Introduction

In this post, I will discuss the cruel trade-off between misuse concerns and X-risks (accidental risks) regarding racing. It is important to note that this post does not advocate for one risk being more plausible than the other, nor does it make any normative statements. The purpose is to analyze the outcome of a particular worldview.

In one sentence, the key claim is: “If an entity in power to develop AGI is mostly worried about misuse AND think that they’re the best entity (morally speaking) in their reference class, it is good to race. This is bad for accidental risks”. 

Epistemic status: I’ve written up this post pretty quickly, after a conversation where it didn’t seem clear to someone. I'm confident about the general claim, less about specific claims. 

Why If One Is Worried about Misuse They Should Race? 

  1. a. AGI is the most powerful thing ever created. Those who will control that will have an unprecedented level of control over everyone else. So if you end up with someone with bad intents controlling that, that’s probably the end for everyone else. It also leaves plenty of room for scenarios like stable authoritarianism. 
    b. Thus, if you’re at the head of an AGI lab and you’re genuinely worried about some other AGI labs’ CEO’s ethics, you would want to ensure that they don't develop AGI before you do. You could be worried about individuals getting power or certain cultures or governments getting power (the US fearing China, or a lab fearing another) 
  2. a. In a world where weak AGIs accessible to a wide range of people enable the creation of bioweapons or facilitate massive cyberattacks, there is a danger of reaching a point where everyone can kill everyone else but there is not yet a powerful "defensive AGI" to prevent this via global deterence & surveillance.
    b. If you view your lab as responsible and if you’re primarily concerned about misuse, it makes sense to race towards the development of a defensive AGI of a sufficient power to avoid the dangerous scenario mentioned above.
  3. a. Preventing jailbreaks is hard. So you may want to reach AGI as early as possible with as few deployments as possible. So the earlier you get to AGI, the better the world is. 
    b. Hence you should race as fast as possible[1] internally and deploy as little as possible externally to get the necessary capital to be able to reach the goalpost as early as possible. 

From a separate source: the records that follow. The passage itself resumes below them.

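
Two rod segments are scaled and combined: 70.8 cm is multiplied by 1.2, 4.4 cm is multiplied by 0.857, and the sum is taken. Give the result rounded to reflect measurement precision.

89 cm

70.8 × 1.2 = 84.96 → 85 cm (2 s.f., last digit at the 10^0 place).
4.4 × 0.857 = 3.7708 → 3.8 cm (2 s.f., last digit at the 10^-1 place).
Sum: 88.7308 cm; keep the coarser place, 10^0.
Result: 89 cm.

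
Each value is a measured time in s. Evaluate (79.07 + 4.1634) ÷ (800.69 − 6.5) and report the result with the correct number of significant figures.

0.1048

79.07 + 4.1634 = 83.2334, limited to 2 d.p. → 4 s.f.; 800.69 − 6.5 = 794.19, limited to 1 d.p. → 4 s.f.
Carrying full precision, 83.2334 ÷ 794.19 = 0.104802880923…; keep min(4, 4) = 4 s.f.
Rounded to 4 significant figures: 0.1048.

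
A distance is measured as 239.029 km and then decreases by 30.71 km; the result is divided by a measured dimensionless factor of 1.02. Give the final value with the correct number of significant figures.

204 km

239.029 km − 30.71 km = 208.319 km; the difference is limited to 2 decimal places (5 s.f.).
Carrying full precision, 208.319 ÷ 1.02 = 204.234313725… km; 1.02 has 3 s.f., so the result keeps min(5, 3) = 3 s.f.
Rounded to 3 significant figures: 204 km.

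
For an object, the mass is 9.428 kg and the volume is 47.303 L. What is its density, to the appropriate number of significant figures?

density = 9.428 kg ÷ 47.303 L = 0.199310825952… kg/L.
9.428 has 4 significant figures; 47.303 has 5.
Division/multiplication keeps the fewest: 4 significant figures.
Rounded: 0.1993 kg/L.

0.1993 kg/L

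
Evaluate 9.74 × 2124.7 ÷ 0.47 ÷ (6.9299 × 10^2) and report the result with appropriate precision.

64

9.74 × 2124.7 ÷ 0.47 ÷ (6.9299 × 10^2) = 63.537737949…
Multiplication/division keeps the fewest significant figures: 9.74 → 3 s.f., 2124.7 → 5 s.f., 0.47 → 2 s.f., 6.9299 × 10^2 → 5 s.f.; limit is 2.
Rounded to 2 significant figures: 64.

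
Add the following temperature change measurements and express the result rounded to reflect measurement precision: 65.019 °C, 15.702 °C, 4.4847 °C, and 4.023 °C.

89.229 °C

65.019 °C + 15.702 °C + 4.4847 °C + 4.023 °C = 89.2287 °C.
Addition/subtraction keeps the fewest decimal places: 65.019 → 3 decimal places, 15.702 → 3 decimal places, 4.4847 → 4 decimal places, 4.023 → 3 decimal places; limit is 3.
Rounded to 3 decimal places: 89.229 °C.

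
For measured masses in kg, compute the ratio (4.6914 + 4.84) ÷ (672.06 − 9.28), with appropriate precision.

0.0144

4.6914 + 4.84 = 9.5314, limited to 2 d.p. → 3 s.f.; 672.06 − 9.28 = 662.78, limited to 2 d.p. → 5 s.f.
Carrying full precision, 9.5314 ÷ 662.78 = 0.0143809408854…; keep min(3, 5) = 3 s.f.
Rounded to 3 significant figures: 0.0144.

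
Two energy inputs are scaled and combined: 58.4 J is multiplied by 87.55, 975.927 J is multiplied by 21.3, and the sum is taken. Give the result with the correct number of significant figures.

58.4 × 87.55 = 5112.92 → 5.11 × 10³ J (3 s.f., last digit at the 10^1 place).
975.927 × 21.3 = 20787.2451 → 2.08 × 10⁴ J (3 s.f., last digit at the 10^2 place).
Sum: 25900.1651 J; keep the coarser place, 10^2.
Result: 2.59 × 10⁴ J.

2.59 × 10⁴ J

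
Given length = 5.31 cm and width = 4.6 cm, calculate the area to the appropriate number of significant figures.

area = 5.31 cm × 4.6 cm = 24.426 cm².
5.31 has 3 significant figures; 4.6 has 2.
Division/multiplication keeps the fewest: 2 significant figures.
Rounded: 24 cm².

24 cm²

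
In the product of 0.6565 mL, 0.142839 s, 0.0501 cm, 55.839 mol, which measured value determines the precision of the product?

0.6565 mL → 4 s.f.; 0.142839 s → 6 s.f.; 0.0501 cm → 3 s.f.; 55.839 mol → 5 s.f.
The fewest is 3 significant figures, from 0.0501 cm.

0.0501 cm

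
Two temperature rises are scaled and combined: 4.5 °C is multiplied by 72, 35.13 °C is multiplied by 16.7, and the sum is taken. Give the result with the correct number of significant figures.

9.1 × 10² °C

4.5 × 72 = 324 → 3.2 × 10² °C (2 s.f., last digit at the 10^1 place).
35.13 × 16.7 = 586.671 → 587 °C (3 s.f., last digit at the 10^0 place).
Sum: 910.671 °C; keep the coarser place, 10^1.
Result: 9.1 × 10² °C.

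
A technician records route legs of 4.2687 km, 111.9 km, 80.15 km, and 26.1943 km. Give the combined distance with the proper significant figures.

4.2687 km + 111.9 km + 80.15 km + 26.1943 km = 222.5130 km.
Addition/subtraction keeps the fewest decimal places: 4.2687 → 4 decimal places, 111.9 → 1 decimal place, 80.15 → 2 decimal places, 26.1943 → 4 decimal places; limit is 1.
Rounded to 1 decimal place: 222.5 km.

222.5 km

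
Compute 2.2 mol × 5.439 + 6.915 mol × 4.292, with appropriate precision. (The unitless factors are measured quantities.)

2.2 × 5.439 = 11.9658 → 12 mol (2 s.f., last digit at the 10^0 place).
6.915 × 4.292 = 29.67918 → 29.68 mol (4 s.f., last digit at the 10^-2 place).
Sum: 41.64498 mol; keep the coarser place, 10^0.
Result: 42 mol.

42 mol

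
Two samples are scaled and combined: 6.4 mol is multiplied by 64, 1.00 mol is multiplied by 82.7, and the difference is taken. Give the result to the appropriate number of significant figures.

6.4 × 64 = 409.6 → 4.1 × 10² mol (2 s.f., last digit at the 10^1 place).
1.00 × 82.7 = 82.7 → 82.7 mol (3 s.f., last digit at the 10^-1 place).
Difference: 326.9 mol; keep the coarser place, 10^1.
Result: 3.3 × 10² mol.

3.3 × 10² mol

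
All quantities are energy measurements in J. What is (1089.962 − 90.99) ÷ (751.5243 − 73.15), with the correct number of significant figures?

1089.962 − 90.99 = 998.972, limited to 2 d.p. → 5 s.f.; 751.5243 − 73.15 = 678.3743, limited to 2 d.p. → 5 s.f.
Carrying full precision, 998.972 ÷ 678.3743 = 1.47259706035…; keep min(5, 5) = 5 s.f.
Rounded to 5 significant figures: 1.4726.

1.4726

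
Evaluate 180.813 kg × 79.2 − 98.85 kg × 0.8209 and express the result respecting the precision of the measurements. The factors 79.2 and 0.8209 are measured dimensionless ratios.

180.813 × 79.2 = 14320.3896 → 1.43 × 10^4 kg (3 s.f., last digit at the 10^2 place).
98.85 × 0.8209 = 81.145965 → 81.15 kg (4 s.f., last digit at the 10^-2 place).
Difference: 14239.243635 kg; keep the coarser place, 10^2.
Result: 1.42 × 10^4 kg.

1.42 × 10^4 kg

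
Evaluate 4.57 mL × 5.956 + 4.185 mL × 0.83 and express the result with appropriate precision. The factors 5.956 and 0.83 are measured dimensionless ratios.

4.57 × 5.956 = 27.21892 → 27.2 mL (3 s.f., last digit at the 10^-1 place).
4.185 × 0.83 = 3.47355 → 3.5 mL (2 s.f., last digit at the 10^-1 place).
Sum: 30.69247 mL; keep the coarser place, 10^-1.
Result: 30.7 mL.

30.7 mL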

And to be clear, here the cause of the racing is beliefs on the world, not secretely evil intentions

Some Reasons Why Racing is Bad for Accidents

On the other hand, for those who’re worried about accidental risks and who are pessimistic about our chances of solving those issues in a short amount of time (“alignment is hard”), racing is one of, if not the worst thing: 

  1. Racing lets very little time to address problems as they arise. They’ll incentivize labs to patch problems in the cheapest way that works, e.g. fine-tuning. This is differentially more worrying for accident than for misuse because while you can control misuse with access restrictions, you can’t control accidents. 
  2. Racing doesn’t let time to understand what’s going on inside the models. It also incentivizes to build the simplest AGI that works and is not easily misused rather than something which has strong foundations for making sure it doesn’t cause accidents. Not understanding what’s going on is most worrying for those concerned about deception scenarios. 
  3. Racing leads to cut corners internally on red teaming for accidents, making sure the model is not deceptive etc. 

 

It’s important to note that except that point (we should race really fast), most other measures are the same to solve misuse problems and accidental risks problems, i.e. auditing, licensing, developing models in close source, getting compute governance right, working to make models robust to jailbreaks etc. 

 

  1. ^

    "as fast as possible" includes constraints like "make your model non trivial to break to prevent misuse". The main problem is just that preventing misuse requires a priori much less engineering and intervention on the model itself than preventing accidents. 

New Comment
1 comment, sorted by Click to highlight new comments since:

To repurpose a quote from The Cincinnati Enquirer: The saying "AI X-risk is just one damn cruelty after another," is a gross overstatement. The damn cruelties overlap.

When I saw the title, I thought, "Oh no. Of course there would be a tradeoff between those two things, if for no other reason than precisely because I hadn't even thought about it and I would have hoped there wasn't one." Then as soon as I saw the question in the first header, the rest became obvious.

Thank you so much for writing this post. I'm glad I found it, even if months later. This tradeoff has a lot of implications for policy and outreach/messaging, as well as how I sort and internalize news in those domains.

Without having thought about it enough for an example: It sounds correct to me that in some contexts, appreciating both kinds of risk drives response in the same direction (toward more safety overall). But I have to agree now that in at least some important contexts, they drive in opposite directions.